Beyond the convicts, the indigenous community was decimated; and non-convict settlers arrived as agriculturalists and labourers. The story becomes more complex by the Second World War, when the Andamans were occupied by the Japanese and visited by Subhas Chandra Bose in 1943. ‘The Andaman Islands, then, have a complex and entangled history, they constitute and remain a place at the centre of networks of governance, coercion and mobility.’ In other words, migration and linkage is important, but it doesn’t capture the whole, for forms of classification, settlement and differentiation continue to play a role in the islands to the present as arrivals from elsewhere encroach on the lands of indigenous peoples. When Bose visited, he exulted in standing in ‘Free India’ and seeing the tricolour Indian flag. Yet the question of whether he was aware of the violence committed by the Japanese against islanders, including torture and rape, continues to be debated. These charged histories, which are directed across various axes, island-mainland, colonised-coloniser, settler-indigenous, are ever present, neither totally Foucauldian nor cosmopolitan.In closing this section on modern formations - stretching over society, ideas, law and government - the Andamans is the perfect site at which to observe another set of sources. Indian Ocean locales are proving excellent places to debate the grammar of the visual and to write ‘object biographies’, utilising material culture as a means of getting to histories which are absent in textual remains.

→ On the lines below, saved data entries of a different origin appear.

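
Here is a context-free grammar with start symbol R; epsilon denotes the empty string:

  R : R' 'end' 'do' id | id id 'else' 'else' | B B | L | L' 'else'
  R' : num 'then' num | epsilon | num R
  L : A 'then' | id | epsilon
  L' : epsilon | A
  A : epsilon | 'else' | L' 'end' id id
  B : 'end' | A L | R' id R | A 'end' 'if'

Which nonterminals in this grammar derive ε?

Directly nullable (have an epsilon-production): R', L, L', A.
B : A L with every symbol nullable, so B is nullable.
R : B B with every symbol nullable, so R is nullable.

{ A, B, L, L', R, R' }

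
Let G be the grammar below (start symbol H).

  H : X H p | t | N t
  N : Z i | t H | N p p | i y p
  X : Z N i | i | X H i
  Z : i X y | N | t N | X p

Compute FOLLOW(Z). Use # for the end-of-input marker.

In N : Z i: add FIRST(i) = { i }.
In X : Z N i: add FIRST(N i) = { i, t }.
Union: FOLLOW(Z) = { i, t }.

{ i, t }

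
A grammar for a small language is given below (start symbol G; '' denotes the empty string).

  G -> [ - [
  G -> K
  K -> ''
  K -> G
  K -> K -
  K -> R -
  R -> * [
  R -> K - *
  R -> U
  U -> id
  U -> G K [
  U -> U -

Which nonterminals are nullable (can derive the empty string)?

{ G, K }

Directly nullable (have an ''-production): K.
G -> K with every symbol nullable, so G is nullable.
No other nonterminal has a production whose RHS symbols are all nullable.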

This is because they served as hunting grounds for collectors in the modern era, including tourists, and also photographers, scientists and anthropologists motivated by commitments to cultural salvage and the utility of islands as laboratories. On the Andamans, between 1906 and 1908, A. R. Radcliffe-Browne,
the social anthropologist and supposed originator of structural functionalism, conducted his doctoral work and collected objects. Expert collecting sat together with the production of curios for sale by various Andamanese in colonial ‘homes’ formed for civilisation.[190] In this context, focusing on material culture has also allowed reflection on gender and sexuality. Take the large corpus of homoeroticised photographs of the Andamanese, mostly taken between 1890 and 1895, by colonial administrator and former officer of the Indian Marine, Maurice Vidal Portman. For Portman, ‘the colonizer’s assertions of control and delinquent fantasies of losing control came together in the aesthetics and measurements of the eroticised aboriginal body’.[191] Debating cosmopolitanism and its limits should include the intersection between sexuality and modes of self formation too.